Hydrosalpinx is a condition where a woman's Fallopian tube has become swollen and filled with fluid. The Fallopian tube is where an egg becomes fertilised by sperm. The fertilised egg would then travel to the uterus where it would implant and develop into a baby. With hydrosalpinx, however, the fluid-filled Fallopian tube blocks the egg and fertilisation does not occur. The condition usually affects both Fallopian tubes.
Hydrosalpinx can sometimes be caused by the use of IUDs. An IUD is an intrauterine device used to prevent pregnancy. Previous abdominal surgery and endometriosis, a condition where uterine tissues grow outside of the uterus, are associated with the development of hydrosalpinx. Sexually transmitted diseases may also cause hydrosalpinx. Pelvic Inflammatory Disease (PID) is the major contributing factor in the formation of hydrosalpinx.
Hydrosalpinx can cause constant or recurring pain in the abdomen. A vaginal discharge may occur. For some women, hydrosalpinx is asymptomatic, meaning they do not have any symptoms. As hydrosalpinx causes infertility, it is sometimes discovered only when a woman seeks treatment for infertility issues.
If hydrosalpinx has completely blocked both Fallopian tubes, a woman will not be able to conceive. Sometimes the Fallopian tubes have become so damaged by hydrosalpinx, that even with surgery to open the Fallopian tubes, the egg still cannot pass through.
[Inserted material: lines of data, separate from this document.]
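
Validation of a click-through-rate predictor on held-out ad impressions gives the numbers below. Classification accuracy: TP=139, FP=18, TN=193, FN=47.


Accuracy = (TP+TN)/(TP+TN+FP+FN)
= (139+193)/(397)
= 332/397 = 83.63%

83.63%


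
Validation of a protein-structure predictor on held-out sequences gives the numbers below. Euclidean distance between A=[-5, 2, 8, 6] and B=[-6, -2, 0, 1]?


d = √((-5+ 6)² + (2+ 2)² + (8-0)² + (6-1)²)
  = √(1 + 16 + 64 + 25)
  = √106 = 10.2956

10.2956


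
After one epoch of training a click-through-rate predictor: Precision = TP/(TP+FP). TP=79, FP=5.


Precision = TP/(TP+FP)
= 79/(79+5)
= 79/84 = 94.05%

94.05%


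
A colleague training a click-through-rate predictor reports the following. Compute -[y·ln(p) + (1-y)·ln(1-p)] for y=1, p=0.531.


BCE = -[y·ln(p) + (1-y)·ln(1-p)]
= -1·ln(0.531) - 0
= -ln(0.531) = 0.633

0.633


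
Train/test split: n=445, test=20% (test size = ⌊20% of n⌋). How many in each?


Test = ⌊445·20/100⌋ = 89
Train = 445 - 89 = 356

Train: 356, Test: 89


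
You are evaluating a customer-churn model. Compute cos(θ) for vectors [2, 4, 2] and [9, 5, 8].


A·B = 2·9 + 4·5 + 2·8 = 54
‖A‖ = √24 = 4.899, ‖B‖ = √170 = 13.0384
cos = 54/(√24·√170) = 54/√4080 = 0.8454

0.8454


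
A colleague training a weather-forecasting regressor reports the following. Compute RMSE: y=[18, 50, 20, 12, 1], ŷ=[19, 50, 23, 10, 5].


MSE = 30/5 = 6
RMSE = √(30/5) = 2.4495

2.4495


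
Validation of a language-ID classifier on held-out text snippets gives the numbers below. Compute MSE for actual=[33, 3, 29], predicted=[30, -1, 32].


Squared errors: (33-30)²=9, (3+ 1)²=16, (29-32)²=9
Sum = 34
MSE = 34/3 = 34/3

34/3


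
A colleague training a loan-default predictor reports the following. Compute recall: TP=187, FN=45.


Recall = TP/(TP+FN)
= 187/(187+45)
= 187/232 = 80.6%

80.6%


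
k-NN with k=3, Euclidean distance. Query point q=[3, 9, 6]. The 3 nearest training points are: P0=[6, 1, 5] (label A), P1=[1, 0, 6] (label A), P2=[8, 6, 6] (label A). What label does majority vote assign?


d(q,P0) = 8.6023  (label A)
d(q,P1) = 9.2195  (label A)
d(q,P2) = 5.831  (label A)
Votes: A=3, B=0
Majority → A

A


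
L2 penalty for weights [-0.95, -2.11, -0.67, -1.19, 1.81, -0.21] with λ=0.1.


‖w‖₂² = (-0.95)² + (-2.11)² + (-0.67)² + (-1.19)² + (1.81)² + (-0.21)²
     = 0.9025 + 4.4521 + 0.4489 + 1.4161 + 3.2761 + 0.0441
     = 10.5398
λ·‖w‖₂² = 0.1·10.5398 = 1.05398

1.05398


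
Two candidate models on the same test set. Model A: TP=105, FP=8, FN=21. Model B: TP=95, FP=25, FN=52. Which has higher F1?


Model A: P=105/113=0.9292, R=105/126=0.8333, F1=2PR/(P+R)=2TP/(2TP+FP+FN)=210/239=0.8787
Model B: P=95/120=0.7917, R=95/147=0.6463, F1=2PR/(P+R)=2TP/(2TP+FP+FN)=190/267=0.7116
0.8787 > 0.7116 → Model A

Model A


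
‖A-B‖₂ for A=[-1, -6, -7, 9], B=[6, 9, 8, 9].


d = √((-1-6)² + (-6-9)² + (-7-8)² + (9-9)²)
  = √(49 + 225 + 225 + 0)
  = √499 = 22.3383

22.3383


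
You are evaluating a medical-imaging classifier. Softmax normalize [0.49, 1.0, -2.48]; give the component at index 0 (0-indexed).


Exponentials: e^0.49=1.6323, e^1.0=2.7183, e^-2.48=0.0837
Sum = 4.4343
Softmax = [0.3681, 0.613, 0.0189]
p[0] = 1.6323/4.4343 = 0.3681

0.3681


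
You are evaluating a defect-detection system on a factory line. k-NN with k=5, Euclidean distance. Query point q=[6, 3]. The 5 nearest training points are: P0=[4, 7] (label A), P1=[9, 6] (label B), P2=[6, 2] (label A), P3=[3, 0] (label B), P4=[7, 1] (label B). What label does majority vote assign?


d(q,P0) = 4.4721  (label A)
d(q,P1) = 4.2426  (label B)
d(q,P2) = 1.0  (label A)
d(q,P3) = 4.2426  (label B)
d(q,P4) = 2.2361  (label B)
Votes: A=2, B=3
Majority → B

B


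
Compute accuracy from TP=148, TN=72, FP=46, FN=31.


Accuracy = (TP+TN)/(TP+TN+FP+FN)
= (148+72)/(297)
= 220/297 = 74.07%

74.07%


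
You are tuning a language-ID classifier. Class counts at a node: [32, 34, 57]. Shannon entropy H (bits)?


Probabilities: [32/123, 34/123, 57/123] ≈ [0.2602, 0.2764, 0.4634]
H = -((32/123)·log₂(32/123) + (34/123)·log₂(34/123) + (57/123)·log₂(57/123))
  = 1.5324 bits

1.5324 bits


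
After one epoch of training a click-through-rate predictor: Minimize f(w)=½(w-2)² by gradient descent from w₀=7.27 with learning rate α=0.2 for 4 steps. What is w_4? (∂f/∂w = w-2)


step 1: grad = 7.27-2 = 5.27; w = 7.27 - 0.2·(5.27) = 6.216
step 2: grad = 6.216-2 = 4.216; w = 6.216 - 0.2·(4.216) = 5.3728
step 3: grad = 5.3728-2 = 3.3728; w = 5.3728 - 0.2·(3.3728) = 4.69824
step 4: grad = 4.69824-2 = 2.69824; w = 4.69824 - 0.2·(2.69824) = 4.158592

4.158592


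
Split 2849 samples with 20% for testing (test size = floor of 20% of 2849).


Test = ⌊2849·20/100⌋ = 569
Train = 2849 - 569 = 2280

Train: 2280, Test: 569


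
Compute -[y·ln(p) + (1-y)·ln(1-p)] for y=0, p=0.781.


BCE = -[y·ln(p) + (1-y)·ln(1-p)]
= -0 - 1·ln(1-0.781)
= -ln(0.219) = 1.5187

1.5187


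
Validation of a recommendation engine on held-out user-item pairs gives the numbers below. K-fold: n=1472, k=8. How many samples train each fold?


Fold size = 1472/8 = 184
Training per fold = 1472 - 184 = 1288

1288


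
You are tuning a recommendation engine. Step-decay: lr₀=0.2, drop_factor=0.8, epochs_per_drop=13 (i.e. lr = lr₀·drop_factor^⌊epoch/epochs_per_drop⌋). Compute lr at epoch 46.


n_drops = ⌊46/13⌋ = 3
lr = 0.2·0.8^3 = 0.2·0.512 = 0.1024

0.1024


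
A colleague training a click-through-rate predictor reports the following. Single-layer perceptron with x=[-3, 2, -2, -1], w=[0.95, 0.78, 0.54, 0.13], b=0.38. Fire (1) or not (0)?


z = (-3)·(0.95) + (2)·(0.78) + (-2)·(0.54) + (-1)·(0.13) + 0.38
  = -2.12
step(z) = 0 (z<0)

0


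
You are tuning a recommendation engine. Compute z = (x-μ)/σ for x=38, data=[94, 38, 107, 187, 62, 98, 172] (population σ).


μ = 108.2857, σ = 50.213
z = (38 - 108.2857)/50.213 = -1.3998

-1.3998


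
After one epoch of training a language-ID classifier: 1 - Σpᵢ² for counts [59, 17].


Probabilities: [59/76, 17/76] ≈ [0.7763, 0.2237]
Σpᵢ² = (3481 + 289)/76² = 3770/5776
Gini = 1 - Σpᵢ² = 1 - 3770/5776 = 0.3473

0.3473


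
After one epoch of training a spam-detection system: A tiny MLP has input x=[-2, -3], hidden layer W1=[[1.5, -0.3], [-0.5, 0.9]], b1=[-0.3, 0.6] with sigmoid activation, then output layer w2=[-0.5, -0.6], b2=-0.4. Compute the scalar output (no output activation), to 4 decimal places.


z1[0] = (1.5)·(-2) + (-0.3)·(-3) - 0.3 = -2.4
z1[1] = (-0.5)·(-2) + (0.9)·(-3) + 0.6 = -1.1
h = sigmoid(z1) = [0.0832, 0.2497]
output = (-0.5)·(0.0832) + (-0.6)·(0.2497) - 0.4 = -0.5914

-0.5914


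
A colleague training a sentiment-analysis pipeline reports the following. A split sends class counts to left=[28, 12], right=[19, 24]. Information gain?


Parent = [47, 36], H_parent = 0.9873
H_left = 0.8813 (n=40), H_right = 0.9902 (n=43)
H_children = (40/83)·0.8813 + (43/83)·0.9902 = 0.9377
IG = 0.9873 - 0.9377 = 0.0496

0.0496


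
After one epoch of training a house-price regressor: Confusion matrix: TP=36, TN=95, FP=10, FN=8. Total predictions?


Total = TP + TN + FP + FN
= 36 + 95 + 10 + 8
= 149
(Predicted positive: 46, predicted negative: 103)

149


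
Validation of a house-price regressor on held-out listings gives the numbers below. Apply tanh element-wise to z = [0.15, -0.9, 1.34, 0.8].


tanh(0.15) = 0.1489
tanh(-0.9) = -0.7163
tanh(1.34) = 0.8717
tanh(0.8) = 0.664
result = [0.1489, -0.7163, 0.8717, 0.664]

[0.1489, -0.7163, 0.8717, 0.664]


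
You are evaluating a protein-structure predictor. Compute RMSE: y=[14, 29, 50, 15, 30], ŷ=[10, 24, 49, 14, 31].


MSE = 44/5 = 8.8
RMSE = √(44/5) = 2.9665

2.9665


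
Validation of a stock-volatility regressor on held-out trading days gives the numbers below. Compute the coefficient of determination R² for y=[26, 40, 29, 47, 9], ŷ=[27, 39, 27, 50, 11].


ȳ = 30.2
SS_res = Σ(y-ŷ)² = 19
SS_tot = Σ(y-ȳ)² = 846.8
R² = 1 - SS_res/SS_tot = 1 - 0.0224 = 0.9776

0.9776


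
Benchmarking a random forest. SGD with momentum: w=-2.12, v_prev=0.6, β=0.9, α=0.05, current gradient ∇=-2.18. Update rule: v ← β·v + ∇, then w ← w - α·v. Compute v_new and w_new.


v_new = 0.9·0.6 - 2.18 = 0.54 - 2.18 = -1.64
w_new = -2.12 - 0.05·-1.64 = -2.12 + 0.082 = -2.038

v_new=-1.64, w_new=-2.038


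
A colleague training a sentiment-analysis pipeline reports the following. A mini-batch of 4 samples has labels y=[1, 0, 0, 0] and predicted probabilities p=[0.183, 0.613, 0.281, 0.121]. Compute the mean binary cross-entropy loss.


L[0] = -ln(0.183) = 1.6983
L[1] = -ln(1-0.613) = -ln(0.387) = 0.9493
L[2] = -ln(1-0.281) = -ln(0.719) = 0.3299
L[3] = -ln(1-0.121) = -ln(0.879) = 0.129
mean = (1.6983 + 0.9493 + 0.3299 + 0.129)/4 = 0.7766

0.7766


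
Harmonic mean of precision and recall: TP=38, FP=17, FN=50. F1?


Precision = 38/55 = 0.6909
Recall = 38/88 = 0.4318
F1 = 2·P·R/(P+R) = 2·TP/(2·TP+FP+FN) = 76/(76+17+50) = 76/143 = 0.5315

0.5315


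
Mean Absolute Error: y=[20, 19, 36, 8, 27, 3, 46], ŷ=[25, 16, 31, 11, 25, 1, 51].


Absolute errors: |20-25|=5, |19-16|=3, |36-31|=5, |8-11|=3, |27-25|=2, |3-1|=2, |46-51|=5
Sum = 25
MAE = 25/7 = 25/7

25/7


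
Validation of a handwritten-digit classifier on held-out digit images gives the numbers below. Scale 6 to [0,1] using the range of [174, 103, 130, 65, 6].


min=6, max=174
(6-6)/(174-6) = 0/168 = 0.0

0.0


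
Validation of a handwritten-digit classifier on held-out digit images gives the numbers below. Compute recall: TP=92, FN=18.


Recall = TP/(TP+FN)
= 92/(92+18)
= 92/110 = 83.64%

83.64%


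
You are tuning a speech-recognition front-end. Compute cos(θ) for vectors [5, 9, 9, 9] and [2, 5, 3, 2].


A·B = 5·2 + 9·5 + 9·3 + 9·2 = 100
‖A‖ = √268 = 16.3707, ‖B‖ = √42 = 6.4807
cos = 100/(√268·√42) = 100/√11256 = 0.9426

0.9426


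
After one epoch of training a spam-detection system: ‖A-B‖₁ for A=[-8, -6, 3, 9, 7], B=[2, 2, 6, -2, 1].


d = |-8-2| + |-6-2| + |3-6| + |9+ 2| + |7-1|
  = 10 + 8 + 3 + 11 + 6
  = 38

38


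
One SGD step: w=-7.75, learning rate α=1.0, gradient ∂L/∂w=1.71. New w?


w_new = w - α·∇
= -7.75 - 1.0·1.71
= -7.75 - 1.71
= -9.46

-9.46


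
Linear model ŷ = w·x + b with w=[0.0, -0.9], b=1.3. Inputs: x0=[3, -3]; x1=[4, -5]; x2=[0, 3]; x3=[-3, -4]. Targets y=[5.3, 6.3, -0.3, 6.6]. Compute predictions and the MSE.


ŷ0 = (0.0)·(3) + (-0.9)·(-3) + 1.3 = 4.0
ŷ1 = (0.0)·(4) + (-0.9)·(-5) + 1.3 = 5.8
ŷ2 = (0.0)·(0) + (-0.9)·(3) + 1.3 = -1.4
ŷ3 = (0.0)·(-3) + (-0.9)·(-4) + 1.3 = 4.9
errors² = [1.69, 0.25, 1.21, 2.89]
MSE = 6.0400/4 = 1.51

1.51


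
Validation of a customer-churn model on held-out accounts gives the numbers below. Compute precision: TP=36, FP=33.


Precision = TP/(TP+FP)
= 36/(36+33)
= 36/69 = 52.17%

52.17%


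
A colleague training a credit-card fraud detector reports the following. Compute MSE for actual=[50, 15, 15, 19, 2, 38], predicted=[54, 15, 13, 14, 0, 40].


Squared errors: (50-54)²=16, (15-15)²=0, (15-13)²=4, (19-14)²=25, (2-0)²=4, (38-40)²=4
Sum = 53
MSE = 53/6 = 53/6

53/6


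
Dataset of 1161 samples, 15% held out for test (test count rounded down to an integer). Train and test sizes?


Test = ⌊1161·15/100⌋ = 174
Train = 1161 - 174 = 987

Train: 987, Test: 174


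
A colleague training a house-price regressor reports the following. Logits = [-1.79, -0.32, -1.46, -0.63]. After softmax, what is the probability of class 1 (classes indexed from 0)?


Exponentials: e^-1.79=0.167, e^-0.32=0.7261, e^-1.46=0.2322, e^-0.63=0.5326
Sum = 1.6579
Softmax = [0.1007, 0.438, 0.1401, 0.3212]
p[1] = 0.7261/1.6579 = 0.438

0.438


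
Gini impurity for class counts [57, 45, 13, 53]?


Probabilities: [57/168, 45/168, 13/168, 53/168] ≈ [0.3393, 0.2679, 0.0774, 0.3155]
Σpᵢ² = (3249 + 2025 + 169 + 2809)/168² = 8252/28224
Gini = 1 - Σpᵢ² = 1 - 8252/28224 = 0.7076

0.7076


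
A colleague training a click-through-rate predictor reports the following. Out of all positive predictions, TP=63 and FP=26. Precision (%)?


Precision = TP/(TP+FP)
= 63/(63+26)
= 63/89 = 70.79%

70.79%


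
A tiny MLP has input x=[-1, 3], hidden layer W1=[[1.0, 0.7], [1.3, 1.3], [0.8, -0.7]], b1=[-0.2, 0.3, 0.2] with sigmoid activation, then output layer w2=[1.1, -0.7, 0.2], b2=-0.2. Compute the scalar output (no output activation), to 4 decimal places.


z1[0] = (1.0)·(-1) + (0.7)·(3) - 0.2 = 0.9
z1[1] = (1.3)·(-1) + (1.3)·(3) + 0.3 = 2.9
z1[2] = (0.8)·(-1) + (-0.7)·(3) + 0.2 = -2.7
h = sigmoid(z1) = [0.7109, 0.9478, 0.063]
output = (1.1)·(0.7109) + (-0.7)·(0.9478) + (0.2)·(0.063) - 0.2 = -0.0689

-0.0689


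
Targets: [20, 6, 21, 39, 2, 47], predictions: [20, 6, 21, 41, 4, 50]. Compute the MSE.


Squared errors: (20-20)²=0, (6-6)²=0, (21-21)²=0, (39-41)²=4, (2-4)²=4, (47-50)²=9
Sum = 17
MSE = 17/6 = 17/6

17/6


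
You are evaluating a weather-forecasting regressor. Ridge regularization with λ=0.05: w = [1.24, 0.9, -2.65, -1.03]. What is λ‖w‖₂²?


‖w‖₂² = (1.24)² + (0.9)² + (-2.65)² + (-1.03)²
     = 1.5376 + 0.81 + 7.0225 + 1.0609
     = 10.431
λ·‖w‖₂² = 0.05·10.431 = 0.52155

0.52155


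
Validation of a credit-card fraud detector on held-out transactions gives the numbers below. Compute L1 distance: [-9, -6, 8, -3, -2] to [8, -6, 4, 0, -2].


d = |-9-8| + |-6+ 6| + |8-4| + |-3-0| + |-2+ 2|
  = 17 + 0 + 4 + 3 + 0
  = 24

24


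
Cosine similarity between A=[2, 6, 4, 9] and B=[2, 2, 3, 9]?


A·B = 2·2 + 6·2 + 4·3 + 9·9 = 109
‖A‖ = √137 = 11.7047, ‖B‖ = √98 = 9.8995
cos = 109/(√137·√98) = 109/√13426 = 0.9407

0.9407


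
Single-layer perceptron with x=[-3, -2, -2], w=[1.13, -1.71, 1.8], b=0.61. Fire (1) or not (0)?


z = (-3)·(1.13) + (-2)·(-1.71) + (-2)·(1.8) + 0.61
  = -2.96
step(z) = 0 (z<0)

0


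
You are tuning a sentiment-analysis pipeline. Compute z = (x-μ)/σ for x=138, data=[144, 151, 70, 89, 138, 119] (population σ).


μ = 118.5, σ = 29.7475
z = (138 - 118.5)/29.7475 = 0.6555

0.6555


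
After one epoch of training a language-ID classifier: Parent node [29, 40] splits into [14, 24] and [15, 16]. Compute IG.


Parent = [29, 40], H_parent = 0.9816
H_left = 0.9495 (n=38), H_right = 0.9992 (n=31)
H_children = (38/69)·0.9495 + (31/69)·0.9992 = 0.9718
IG = 0.9816 - 0.9718 = 0.0098

0.0098


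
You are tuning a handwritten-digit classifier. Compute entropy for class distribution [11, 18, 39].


Probabilities: [11/68, 18/68, 39/68] ≈ [0.1618, 0.2647, 0.5735]
H = -((11/68)·log₂(11/68) + (18/68)·log₂(18/68) + (39/68)·log₂(39/68))
  = 1.3927 bits

1.3927 bits


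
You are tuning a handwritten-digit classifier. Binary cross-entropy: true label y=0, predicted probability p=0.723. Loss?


BCE = -[y·ln(p) + (1-y)·ln(1-p)]
= -0 - 1·ln(1-0.723)
= -ln(0.277) = 1.2837

1.2837


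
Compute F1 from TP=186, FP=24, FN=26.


Precision = 186/210 = 0.8857
Recall = 186/212 = 0.8774
F1 = 2·P·R/(P+R) = 2·TP/(2·TP+FP+FN) = 372/(372+24+26) = 372/422 = 0.8815

0.8815


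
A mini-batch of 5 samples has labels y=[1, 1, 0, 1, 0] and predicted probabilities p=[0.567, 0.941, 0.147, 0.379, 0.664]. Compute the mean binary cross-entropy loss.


L[0] = -ln(0.567) = 0.5674
L[1] = -ln(0.941) = 0.0608
L[2] = -ln(1-0.147) = -ln(0.853) = 0.159
L[3] = -ln(0.379) = 0.9702
L[4] = -ln(1-0.664) = -ln(0.336) = 1.0906
mean = (0.5674 + 0.0608 + 0.159 + 0.9702 + 1.0906)/5 = 0.5696

0.5696


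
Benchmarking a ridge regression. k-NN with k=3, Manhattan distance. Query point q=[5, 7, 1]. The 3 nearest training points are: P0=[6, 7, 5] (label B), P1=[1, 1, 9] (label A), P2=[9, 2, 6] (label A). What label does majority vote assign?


d(q,P0) = 5  (label B)
d(q,P1) = 18  (label A)
d(q,P2) = 14  (label A)
Votes: A=2, B=1
Majority → A

A


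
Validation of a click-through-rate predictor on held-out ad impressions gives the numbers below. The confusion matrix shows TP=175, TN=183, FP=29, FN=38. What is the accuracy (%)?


Accuracy = (TP+TN)/(TP+TN+FP+FN)
= (175+183)/(425)
= 358/425 = 84.24%

84.24%


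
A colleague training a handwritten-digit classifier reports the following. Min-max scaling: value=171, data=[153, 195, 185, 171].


min=153, max=195
(171-153)/(195-153) = 18/42 = 0.4286

0.4286


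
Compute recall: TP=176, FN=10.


Recall = TP/(TP+FN)
= 176/(176+10)
= 176/186 = 94.62%

94.62%


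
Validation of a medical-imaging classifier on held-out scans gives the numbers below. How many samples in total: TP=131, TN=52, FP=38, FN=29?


Total = TP + TN + FP + FN
= 131 + 52 + 38 + 29
= 250
(Predicted positive: 169, predicted negative: 81)

250


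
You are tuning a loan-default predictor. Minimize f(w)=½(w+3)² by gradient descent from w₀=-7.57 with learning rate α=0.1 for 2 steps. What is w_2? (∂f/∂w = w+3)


step 1: grad = -7.57+3 = -4.57; w = -7.57 - 0.1·(-4.57) = -7.113
step 2: grad = -7.113+3 = -4.113; w = -7.113 - 0.1·(-4.113) = -6.7017

-6.7017


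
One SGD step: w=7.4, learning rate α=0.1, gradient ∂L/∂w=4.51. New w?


w_new = w - α·∇
= 7.4 - 0.1·4.51
= 7.4 - 0.451
= 6.949

6.949


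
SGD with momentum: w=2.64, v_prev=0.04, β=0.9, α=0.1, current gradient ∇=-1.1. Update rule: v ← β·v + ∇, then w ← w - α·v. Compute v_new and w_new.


v_new = 0.9·0.04 - 1.1 = 0.036 - 1.1 = -1.064
w_new = 2.64 - 0.1·-1.064 = 2.64 + 0.1064 = 2.7464

v_new=-1.064, w_new=2.7464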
Three ways exist to diagnose hydrosalpinx. The X-ray procedure involves having a special liquid injected into the uterus. An x-ray is then taken that can detect the liquid's position and progress through the Fallopian tubes. However, the American Society for Reproductive Medicine points out that this test has a 15 per cent false-positive rate which can lead to an incorrect diagnosis. A surgical procedure to detect hydrosalpinx is much more accurate, but it is also invasive. The procedure involves passing a laparoscope through a surgical incision in the abdomen. The surgeon can then visually inspect the Fallopian tubes. An ultrasound is useful for a preliminary diagnosis.
Surgery can be performed to reopen the Fallopian tubes. However, the tubes will often close again. If hydrosalpinx is causing chronic abdominal pain, and fertility is not an issue, surgery to remove the Fallopian tubes is recommended.
According to Dr. John David Gordon, M.D., Clinical Professor of Obstetrics and Gynecology at The George Washington University, in-vitro fertilisation is not as successful for women with hydrosalpinx. The Fallopian tubes may need to be removed before in-vitro fertilisation can begin.